If TRUE the existing region-level information for region.type is discarded

Value

object of the same class as the supplied one containing the summarized methylation information for the specified region types

Examples

library(RnBeads.hg19)
data(small.example.object)
rnb.set.summarized<-summarize.regions(rnb.set.example, "genes", overwrite=TRUE)
head(meth(rnb.set.summarized, type="genes", row.names=TRUE))

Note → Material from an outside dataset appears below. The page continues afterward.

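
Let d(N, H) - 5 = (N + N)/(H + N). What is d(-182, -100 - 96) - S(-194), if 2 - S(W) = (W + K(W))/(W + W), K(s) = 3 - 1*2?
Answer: 46727/10476 ≈ 4.4604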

summarized.regions-methods

Description

Gets the genomic annotations for which methylation data is present in the RnBSet object.

Usage

## S4 method for signature 'RnBSet'
summarized.regions(object)

Arguments

object

Methylation dataset of interest.

Value

character vector listing all genomic annotations summarized in the given dataset. If the dataset contains methylation in sites only, an empty vector is returned.

Author(s)

Yassen Assenov

See Also

summarize.regions for calculating region-wise methylation in a dataset; rnb.set.annotation for adding or replacing a region annotation table

Examples

library(RnBeads.hg19)
data(small.example.object)
summarized.regions(rnb.set.example)

U-methods

Description

Extract raw unmethylated probe intensity from an object of RnBeadRawSet class.

Usage

## S4 method for signature 'RnBeadRawSet'
U(object, row.names = FALSE)

Arguments

object

Dataset of interest.
row.names

Flag indicating whether the resulting matrix will be assigned row names

Value

matrix of the unmethylated probe intensities

Examples

library(RnBeads.hg19)
data(small.example.object)
U.intensity<-U(rnb.set.example)
head(U.intensity)

updateMethylationSites-methods

Description

Replaces the methylation info with the specified data frame.

Usage

## S4 method for signature 'RnBSet'
updateMethylationSites(object, meth.data, verbose = FALSE)

Arguments

object

Dataset of interest.
meth.data

This object has to be a data.frame of equal dimension than the one already contained in object, containing the methylation info that should be associated with the object.
verbose

if TRUE additional diagnostic output is generated

Value

The modified dataset. #'

updateRegionSummaries

Description

Updates the region information present in an RnBSet by invoking summarize.regions on all region types present in the object

Usage

## S4 method for signature 'RnBSet'
updateRegionSummaries(object)

Arguments

object

Dataset of interest.

Value

Sample annotation information available for the dataset in the form of a data.frame.